Small companies are usually controlled by an owner or a few partners. Banks and commercial lenders will want to verify your personal credit score and history to see if there are instances of financial problems in the past, like defaults, foreclosures, tax liens, court judgments, and more. A low personal credit score will greatly reduce your company's chance of approval for a commercial loan.

Property Characteristics

The property being financed by the loan acts as a guarantee, and the lender has the right to seize the property if you fail to repay on time. To qualify for a commercial real estate loan, your small business will usually be required to occupy at least 51% of the building. Otherwise, you should be applying for an investment property loan instead, which is appropriate for rental properties.
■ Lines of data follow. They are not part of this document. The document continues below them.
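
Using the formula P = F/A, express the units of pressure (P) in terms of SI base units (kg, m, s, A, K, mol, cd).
Units of each symbol in P = F/A:
  F (force): kg·m/s²
  A (area): m²  → in the denominator, contributes 1/m²

Multiplying the contributions: [kg·m/s²] · [1/m²]
Adding exponents of each base unit: kg: 1, m: -1, s: -2
SI base units of pressure: kg/(m·s²)

Answer: kg/(m·s²)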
Hard-money lenders give loans according to the property value with little reference to borrower creditworthiness. The property can be a commercial building, a storefront, a facility like a warehouse or a lab, or other commercial property. Single-family residences don’t qualify, although a multi-family property might if you run your business out of it and the business occupies at least 51% of the property.

In general, a lender will let you borrow up to a maximum loan-to-value (LTV) ratio — typically around 65% to 75% —this means that your company must put up the remainder as a commercial real estate loan down payment.

Types of loans at a glance


Conventional commercial loans are similar to what you’d get when purchasing a single-family home, but often with shorter terms. A large portion of commercial real estate investors still purchase property using traditional, fixed rate mortgages


A commercial bridge loan is a source of short-term capital that is often used for debt service until an owner improves, refinances, leases, sells or otherwise completes a property transaction.


Mezzanine financing is often used to fill the “middle” of a capital stack. It can be structured in a number of ways, with both debt and equity. For instance, it can take the form of junior debt–such as a second mortgage on the property. It can also be structured as preferred equity, convertible debt or participating debt.